Updated: Jan 30, 2020, 12:48 IST | Johnson Thomas | Mumbai

Bong Joon-ho's Parasite is a breath-taking piece of jugglery that may be tonally inconsistent but the effect it leaves behind is one of shock and awe.

A still from Parasite movie trailer
A still from Parasite movie trailer

Parasite
Cast: Song Kang-ho, Lee Sun-kyun, Cho Yeo-jeong, Choi Woo-shik, Park So-dam, Chang Hyae-jin, Lee Jung-eun, Jung Ji-so
Director: Bong Joon-ho
Rating: Rating

If you go in thinking this is an alien invasion film (given Bong's penchant) you are going to be terribly wrong. This film directed by Korean auteur Bong-Joon-ho and co-written by Han Jin-won, is one of the best films the last year has produced. Touted as an Oscar favourite, going in with nods in both the main Best Feature category as well as Best Foreign film, this film has had a stupendous run at all the major festivals with critics unwaveringly unanimous in its praise. And the film itself reveals why?

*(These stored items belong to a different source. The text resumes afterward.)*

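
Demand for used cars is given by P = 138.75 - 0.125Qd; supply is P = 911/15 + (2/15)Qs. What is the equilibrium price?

Set the two price expressions equal: 138.75 - 0.125Q = 911/15 + (2/15)Q.
4681/60 = (31/120)Q, so Q* = 302.
P* = 138.75 − (0.125)(302) = 101.

P* = 101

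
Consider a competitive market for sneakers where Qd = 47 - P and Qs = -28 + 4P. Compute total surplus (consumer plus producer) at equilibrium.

Total surplus = 640

Equilibrium: 47 - P = -28 + 4P gives P* = 15, Q* = 32.
Demand choke price: P = 47; supply starts at P = 7.
CS = ½(47 − 15)(32) = 512; PS = ½(15 − 7)(32) = 128.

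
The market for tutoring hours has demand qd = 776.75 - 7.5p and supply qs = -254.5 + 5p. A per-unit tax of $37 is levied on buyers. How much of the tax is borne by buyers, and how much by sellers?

Pre-tax equilibrium: p* = 82.5, q* = 158.
Tax on buyers shifts demand to qd = 776.75 − 7.5(p + 37) = 499.25 - 7.5p.
499.25 - 7.5p = -254.5 + 5p gives seller price ps = 60.3; buyers pay pb = 60.3 + 37 = 97.3.
New quantity: q = 776.75 − 7.5(97.3) = 47.
Buyer burden = 97.3 − 82.5 = 14.8; seller burden = 82.5 − 60.3 = 22.2.

Buyers bear $14.8, sellers bear $22.2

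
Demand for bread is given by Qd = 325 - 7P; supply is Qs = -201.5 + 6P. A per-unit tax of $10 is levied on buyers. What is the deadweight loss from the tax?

Deadweight loss = 2100/13

Pre-tax equilibrium: P* = 40.5, Q* = 41.5.
Tax on buyers shifts demand to Qd = 325 − 7(P + 10) = 255 - 7P.
255 - 7P = -201.5 + 6P gives seller price Ps = 913/26; buyers pay Pb = 913/26 + 10 = 1173/26.
New quantity: Q = 325 − 7(1173/26) = 239/26.
DWL = ½ × 10 × (41.5 − 239/26) = 2100/13.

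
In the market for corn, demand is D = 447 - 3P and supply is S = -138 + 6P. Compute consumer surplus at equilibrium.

Consumer surplus = 10584

Equilibrium: 447 - 3P = -138 + 6P gives P* = 65, Q* = 252.
Demand choke price (D = 0): P = 149.
CS = ½(149 − 65)(252) = 10584.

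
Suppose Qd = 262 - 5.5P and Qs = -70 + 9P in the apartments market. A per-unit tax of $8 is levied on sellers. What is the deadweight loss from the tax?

Deadweight loss = 3168/29

Pre-tax equilibrium: P* = 664/29, Q* = 3946/29.
Tax on sellers shifts supply to Qs = -70 + 9(P − 8) = -142 + 9P.
262 - 5.5P = -142 + 9P gives buyer price Pb = 808/29; sellers receive Ps = 808/29 − 8 = 576/29.
New quantity: Q = 262 − 5.5(808/29) = 3154/29.
DWL = ½ × 8 × (3946/29 − 3154/29) = 3168/29.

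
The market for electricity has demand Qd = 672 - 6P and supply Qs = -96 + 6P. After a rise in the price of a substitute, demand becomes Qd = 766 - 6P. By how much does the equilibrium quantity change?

ΔQ = 47

Original equilibrium: P* = 64, Q* = 288.
New equilibrium: 766 - 6P = -96 + 6P, so 862 = 12P and P' = 431/6; Q' = 766 − 6(431/6) = 335.
Change in quantity: 335 − 288 = 47.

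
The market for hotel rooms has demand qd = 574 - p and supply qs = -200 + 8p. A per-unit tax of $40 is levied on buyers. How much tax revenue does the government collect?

Pre-tax equilibrium: p* = 86, q* = 488.
Tax on buyers shifts demand to qd = 574 − 1(p + 40) = 534 - p.
534 - p = -200 + 8p gives seller price ps = 734/9; buyers pay pb = 734/9 + 40 = 1094/9.
New quantity: q = 574 − 1(1094/9) = 4072/9.
Revenue = 40 × 4072/9 = 162880/9.

Tax revenue = 162880/9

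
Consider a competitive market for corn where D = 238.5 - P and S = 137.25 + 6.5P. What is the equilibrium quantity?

Set D = S: 238.5 - P = 137.25 + 6.5P.
101.25 = 7.5P, so P* = 13.5.
Q* = 238.5 − 1(13.5) = 225.

Q* = 225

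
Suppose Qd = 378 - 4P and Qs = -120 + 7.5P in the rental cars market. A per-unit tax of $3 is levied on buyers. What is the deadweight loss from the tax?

Deadweight loss = 270/23

Pre-tax equilibrium: P* = 996/23, Q* = 4710/23.
Tax on buyers shifts demand to Qd = 378 − 4(P + 3) = 366 - 4P.
366 - 4P = -120 + 7.5P gives seller price Ps = 972/23; buyers pay Pb = 972/23 + 3 = 1041/23.
New quantity: Q = 378 − 4(1041/23) = 4530/23.
DWL = ½ × 3 × (4710/23 − 4530/23) = 270/23.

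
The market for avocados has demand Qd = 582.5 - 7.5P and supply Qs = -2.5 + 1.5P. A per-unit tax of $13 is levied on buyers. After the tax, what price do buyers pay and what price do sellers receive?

Pre-tax equilibrium: P* = 65, Q* = 95.
Tax on buyers shifts demand to Qd = 582.5 − 7.5(P + 13) = 485 - 7.5P.
485 - 7.5P = -2.5 + 1.5P gives seller price Ps = 325/6; buyers pay Pb = 325/6 + 13 = 403/6.
New quantity: Q = 582.5 − 7.5(403/6) = 78.75.

Buyers pay 403/6, sellers receive 325/6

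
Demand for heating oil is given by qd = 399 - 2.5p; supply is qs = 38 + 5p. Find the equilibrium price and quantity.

p* = 722/15, q* = 836/3

Set qd = qs: 399 - 2.5p = 38 + 5p.
361 = 7.5p, so p* = 722/15.
q* = 399 − 2.5(722/15) = 836/3.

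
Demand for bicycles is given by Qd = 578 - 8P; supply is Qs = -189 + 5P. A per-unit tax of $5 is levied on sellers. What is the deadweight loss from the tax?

Deadweight loss = 500/13

Pre-tax equilibrium: P* = 59, Q* = 106.
Tax on sellers shifts supply to Qs = -189 + 5(P − 5) = -214 + 5P.
578 - 8P = -214 + 5P gives buyer price Pb = 792/13; sellers receive Ps = 792/13 − 5 = 727/13.
New quantity: Q = 578 − 8(792/13) = 1178/13.
DWL = ½ × 5 × (106 − 1178/13) = 500/13.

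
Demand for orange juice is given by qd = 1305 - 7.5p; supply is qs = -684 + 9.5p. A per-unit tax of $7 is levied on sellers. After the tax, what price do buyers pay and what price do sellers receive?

Pre-tax equilibrium: p* = 117, q* = 427.5.
Tax on sellers shifts supply to qs = -684 + 9.5(p − 7) = -750.5 + 9.5p.
1305 - 7.5p = -750.5 + 9.5p gives buyer price pb = 4111/34; sellers receive ps = 4111/34 − 7 = 3873/34.
New quantity: q = 1305 − 7.5(4111/34) = 27075/68.

Buyers pay 4111/34, sellers receive 3873/34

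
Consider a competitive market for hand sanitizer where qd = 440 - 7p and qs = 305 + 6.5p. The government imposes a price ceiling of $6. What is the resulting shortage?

Equilibrium price would be p* = 10, so the ceiling at 6 binds.
At p = 6: qd = 440 − 7(6) = 398, qs = 305 + 6.5(6) = 344.
Shortage = 398 − 344 = 54.

Shortage = 54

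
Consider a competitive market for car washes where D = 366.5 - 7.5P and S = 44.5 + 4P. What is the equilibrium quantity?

Set D = S: 366.5 - 7.5P = 44.5 + 4P.
322 = 11.5P, so P* = 28.
Q* = 366.5 − 7.5(28) = 156.5.

Q* = 156.5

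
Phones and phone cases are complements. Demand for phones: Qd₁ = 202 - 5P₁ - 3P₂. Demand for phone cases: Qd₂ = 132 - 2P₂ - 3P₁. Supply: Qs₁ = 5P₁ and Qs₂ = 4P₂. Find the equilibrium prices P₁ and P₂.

Market 1: 202 - 5P₁ - 3P₂ = 5P₁ → 10P₁ + 3P₂ = 202.
Market 2: 6P₂ + 3P₁ = 132.
Eliminating P₂: 6×(1) − 3×(2) gives 51P₁ = 816, so P₁ = 16.
Back-substitute into (2): P₂ = (132 − 3×16) / 6 = 14.

P₁ = 16, P₂ = 14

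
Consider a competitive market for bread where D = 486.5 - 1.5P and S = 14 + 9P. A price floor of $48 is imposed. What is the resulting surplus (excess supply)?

Equilibrium price would be P* = 45, so the floor at 48 binds.
At P = 48: D = 414.5, S = 446.
Surplus = 446 − 414.5 = 31.5.

Surplus = 31.5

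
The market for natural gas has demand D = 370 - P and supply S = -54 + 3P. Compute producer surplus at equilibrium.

Producer surplus = 11616

Equilibrium: 370 - P = -54 + 3P gives P* = 106, Q* = 264.
Supply starts at P = 18 (where S = 0).
PS = ½(106 − 18)(264) = 11616.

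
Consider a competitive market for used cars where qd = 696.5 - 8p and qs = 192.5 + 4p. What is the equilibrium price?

p* = 42

Set qd = qs: 696.5 - 8p = 192.5 + 4p.
504 = 12p, so p* = 42.
q* = 696.5 − 8(42) = 360.5.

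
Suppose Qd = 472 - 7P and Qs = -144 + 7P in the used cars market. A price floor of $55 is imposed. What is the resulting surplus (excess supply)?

Equilibrium price would be P* = 44, so the floor at 55 binds.
At P = 55: Qd = 87, Qs = 241.
Surplus = 241 − 87 = 154.

Surplus = 154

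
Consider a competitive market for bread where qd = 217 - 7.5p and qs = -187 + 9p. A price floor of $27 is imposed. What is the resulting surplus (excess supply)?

Equilibrium price would be p* = 808/33, so the floor at 27 binds.
At p = 27: qd = 14.5, qs = 56.
Surplus = 56 − 14.5 = 41.5.

Surplus = 41.5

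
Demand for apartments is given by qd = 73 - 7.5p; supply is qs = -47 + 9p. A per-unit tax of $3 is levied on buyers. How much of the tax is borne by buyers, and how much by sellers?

Buyers bear 18/11, sellers bear 15/11

Pre-tax equilibrium: p* = 80/11, q* = 203/11.
Tax on buyers shifts demand to qd = 73 − 7.5(p + 3) = 50.5 - 7.5p.
50.5 - 7.5p = -47 + 9p gives seller price ps = 65/11; buyers pay pb = 65/11 + 3 = 98/11.
New quantity: q = 73 − 7.5(98/11) = 68/11.
Buyer burden = 98/11 − 80/11 = 18/11; seller burden = 80/11 − 65/11 = 15/11.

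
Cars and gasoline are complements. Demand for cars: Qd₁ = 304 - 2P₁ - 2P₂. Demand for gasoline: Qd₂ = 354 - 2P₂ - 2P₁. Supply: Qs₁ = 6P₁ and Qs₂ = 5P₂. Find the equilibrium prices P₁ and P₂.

P₁ = 355/13, P₂ = 556/13

Market 1: 304 - 2P₁ - 2P₂ = 6P₁ → 8P₁ + 2P₂ = 304.
Market 2: 7P₂ + 2P₁ = 354.
Eliminating P₂: 7×(1) − 2×(2) gives 52P₁ = 1420, so P₁ = 355/13.
Back-substitute into (2): P₂ = (354 − 2×355/13) / 7 = 556/13.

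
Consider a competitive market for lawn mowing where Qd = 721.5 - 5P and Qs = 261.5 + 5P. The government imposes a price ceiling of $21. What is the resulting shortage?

Shortage = 250

Equilibrium price would be P* = 46, so the ceiling at 21 binds.
At P = 21: Qd = 721.5 − 5(21) = 616.5, Qs = 261.5 + 5(21) = 366.5.
Shortage = 616.5 − 366.5 = 250.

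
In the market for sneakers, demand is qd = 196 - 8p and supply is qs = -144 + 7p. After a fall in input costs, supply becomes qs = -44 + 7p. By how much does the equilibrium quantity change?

Original equilibrium: p* = 68/3, q* = 44/3.
New equilibrium: 196 - 8p = -44 + 7p, so 240 = 15p and p' = 16; q' = 196 − 8(16) = 68.
Change in quantity: 68 − 44/3 = 160/3.

Δq = 160/3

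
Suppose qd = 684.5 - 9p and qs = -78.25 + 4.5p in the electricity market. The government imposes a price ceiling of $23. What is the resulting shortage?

Shortage = 452.25

Equilibrium price would be p* = 56.5, so the ceiling at 23 binds.
At p = 23: qd = 684.5 − 9(23) = 477.5, qs = -78.25 + 4.5(23) = 25.25.
Shortage = 477.5 − 25.25 = 452.25.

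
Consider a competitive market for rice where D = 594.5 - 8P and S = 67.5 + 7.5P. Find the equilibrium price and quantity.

Set D = S: 594.5 - 8P = 67.5 + 7.5P.
527 = 15.5P, so P* = 34.
Q* = 594.5 − 8(34) = 322.5.

P* = 34, Q* = 322.5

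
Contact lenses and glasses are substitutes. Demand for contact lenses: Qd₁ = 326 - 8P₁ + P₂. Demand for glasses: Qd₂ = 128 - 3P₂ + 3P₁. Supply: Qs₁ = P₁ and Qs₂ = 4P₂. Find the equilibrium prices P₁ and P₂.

Market 1: 326 - 8P₁ + P₂ = P₁ → 9P₁ - P₂ = 326.
Market 2: 7P₂ - 3P₁ = 128.
Eliminating P₂: 7×(1) + 1×(2) gives 60P₁ = 2410, so P₁ = 241/6.
Back-substitute into (2): P₂ = (128 + 3×241/6) / 7 = 35.5.

P₁ = 241/6, P₂ = 35.5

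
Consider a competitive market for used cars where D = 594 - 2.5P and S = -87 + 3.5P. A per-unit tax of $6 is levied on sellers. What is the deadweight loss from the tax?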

With all the members of their family unemployed the Ki-taek's ---Song Kang-ho as the father, his wife Chung-sook (Chang Hyae-jin), son Ki-woo (Choi Woo-shik) and daughter Ki-jung (Park So-dam), are looking for some much needed opportunity when their son's friend throws in an idea. The rest, as they say is history.

Won't go into this story because that would play major spoiler to your enjoyment but this much must be said. This is the freshest, most inventive and consistently surprising plotting we've seen in a long time.

Bong's breath-taking piece of jugglery may be tonally inconsistent but the effect it leaves behind is one of shock and awe. "Parasite," like his earlier films (including "Snowpiercer" and "Okja"), examines class but it also sets fire to the notions of covetousness that pursue the ambitious of those with less. "Parasite" is at once a satire and a horror flick. It sets up a group of lovable con artists against a very wealthy, posh family and the result is staggering.

Watch the trailer of Parasite here:

The social commentary, which appears unconsciously incidental, is woven in so beautiful that it doesn't hit you until you walk out of the movie. The scripting is masterfully twisty, the Takes are well calibrated, and the visual semantics aided by cinematographer Kyung-pyo Hong and terrific production design makes every sequence captivating and enlightening. The protagonist family is caught between two worlds and we see it in the location of their home and the trauma they have to endure as a result of it.

Creature film maestro Bong Joon-ho's return to dark family farce has monsters that are human. While thematically similar to Hirozaku Kora-Eda's 'Shoplifters,' Bong's 'Parasite' is richer, splashier and more impactful than Eda's film…and it never fails in keeping the surprises coming at a steady invigorating pace. Go for it!